Öncelikle hikâye bir erkeğin gözünden anlatılmış, toplumun erkeğe yüklediği sorumluluk, namus gibi kavramların arasında boğulan bir Emad izliyoruz. Kendi içerisinde bastırılmış duygularını, yaşanan olaydan sonra dışarı vuran ve öfkesini nasıl kontrol edeceğini bilmeyen bir karakter, diğer bir değişle sahte modernliğin yıkılışı gerçek benliğin ortaya çıkışı. Aynı durum Rana’da da beliriyor güçlü, modern bir görüntünün ardında toplum baskısından çekinen, yaşadıklarını bile anlatamayan güçsüz bir kadın figürü. Rana’ya saldıran yaşlı adam ve ailesi filmin içerisine doğrudan yansıtılmış İran toplumunun yalın örneği olarak çıkıyor karşımıza.
Geleneksel toplumlar içerisinde modern olmaya çalışan bireylere açık bir eleştiri ya da özeleştiriye davet var filmde. İnsanlığın ezici çoğunluğu olduğundan farklı, aslını gizleyerek yaşar toplumda. Her ortama uygun olarak başvurduğumuz roller vardır, ya kendi benliğimizi gizleriz ya da olmak istediğimiz gibi davranırız. Gerçek benliğimizin açığa çıkması, içimizdeki duyguların bir tetikleyiciye bağlı hareket etmesinden başka bir şey değildir. Bu durum doğru veya etik değildir tartışmasından ziyade, ortaya çıkan duyguları yönlendirmede sorun yaşarız sıklıkla.
Emad karakterinin yaşlı bir adama ne yapacağını bilmemesi ama sonsuz bir öfke duyması gibi.
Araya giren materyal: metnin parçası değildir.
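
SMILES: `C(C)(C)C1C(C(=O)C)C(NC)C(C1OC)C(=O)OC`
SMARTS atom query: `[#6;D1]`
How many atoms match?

6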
Bu karakter değişimlerinin temel sorunu bireyin yaşadığı çevre ve toplumda olmak istediği kişiliğin karşılığını ve dayanağını bulamaması olmuştur. Satıcı filminde modern görünen ama intikam hırsıyla yanan ve beraberinde modern öncesi güdülerle hareket eden bir karaktere eleştiri sunulurken aynı zamanda İran toplumunun aynı birey üzerindeki etkisi gözler önüne serilmiş ve aslında bireyin toplumdan ayrılamaz bir parça olduğuna vurgu yapılmıştır.
Bizler tüm ilerici çabamıza rağmen içimizde bir yerlerde yaşadığımız toplumun egemen görüşlerini barındırıyoruz. Bir sorun karşısında ters yüz edileceğimiz güne kadar karakterimizi en iyi şekilde hazırlıyoruz ve sunuyoruz. Satıcı, izleyiciyi bu gibi sorularla baş başa bırakan, toplumsal roller üzerine tartışabileceğimiz, benlik duygusu ve toplumda ki yapay karakterlerimiz hakkında bizlere ayna tutan bir film.